How Does Satellite Orbit Duration Affect Gravity Calculation?

[Physics103]

A satellite orbits Earth with T= 5.1 x 10^3 s. What is the value for g at this point.

some constants i found:
Mass of Earth = 5.98 x 10^24lg
r of Earth = 6.38 x10^6m

I realize that because the T is pretty small that the value for g will be close to 9.8. This is what i can think of

Gmemo / r^2 = mg
Gme / r^2 = g

and

Fc = mo4pie^2r / T^2
Since Fc = Fg

mg = mo4pie^2r / T^2
thus g = 4pie^2r / T^2

i tried subbing the equations together to get r and from that get g but it seems to me like I am doing it wrong. Its only a multiple choice problem so i don't see why it would be so complicated (if infact its done they i showed).

Thank for any help

 

[Smilecdl]

The gravitational constant (g) depends on the square of the distance from the centre of the Earth.

 

[Physics103]

yes but your not given the distance... only the radius of earth

 

[vaishakh]

Let the force of attraction between the satelite be F. Let the mass of Earth be taken as M and G is constant of gravity while g is thevalue of acceleration due to gravity for a point situated there at a point r distance away from the surface of the Earth which has radius as R. So distance between centre of mass is R + r.
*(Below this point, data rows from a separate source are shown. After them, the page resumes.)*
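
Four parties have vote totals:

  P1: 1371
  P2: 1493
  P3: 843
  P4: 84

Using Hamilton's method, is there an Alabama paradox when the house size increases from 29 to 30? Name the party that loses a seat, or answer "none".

P4

At 29 seats: P1 11, P2 11, P3 6, P4 1.
At 30 seats: P1 11, P2 12, P3 7, P4 0.
P4 drops from 1 to 0.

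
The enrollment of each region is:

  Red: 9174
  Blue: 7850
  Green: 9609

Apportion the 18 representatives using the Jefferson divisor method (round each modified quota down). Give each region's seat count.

Red 6, Blue 5, Green 7

Standard divisor 26633/18 ≈ 1479.611; standard quotas: Red 6.200, Blue 5.305, Green 6.494.
Rounding down gives 6, 5, 6 = 17 seats, so the divisor must be adjusted.
With modified divisor 1340: modified quotas Red 6.846, Blue 5.858, Green 7.171.
Rounding down: Red 6, Blue 5, Green 7 (total 18).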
Let the mass of the staelite be m.
So now by Newton's law we get, F = mg = mMG/(R + r)^2
Therefore g = MG/(R + r)^2. In this equation we have two unknowns and so the question is unsolvable from just this equation.
So let us take the equation involving the period taken to revolve around earth. It took 5100s to complete one revolution. Fromthis information, by assuming that the only Force applied on the on object is the Earth's gravitational speed while other forced are negligibe compared to this, we can say that there is no tangential acceleration along the circular path propelled by the body. Thus we get the angular velocity of the body. And from this we get the radial component of acceleration of the circle.
w = 2pi/T
F = mw^2/R + r.
g = w^2/R + r
MG/(R + r)^2 = w^2/(R + r)
MG/w^2 = R + r
Even if it is a multiple choice question I cannot think of something that will help you in this question even without solving it.

 

[Physics103]

ahh my class skipped angular velocity maybe that's why i didn't know what to do.

thanks a bunch

 

[andrevdh]

Using the centripetal force equation one gets
$$F_c=\frac{mv^2}{r}$$
and substituting for v
$$v=\frac{2\pi r}{T}$$
this centripetal force is supplied by the universal gravitational force and by using the fact that
$$g=G\frac{M}{r^2}$$
you get the required formula in terms of $r,\ T$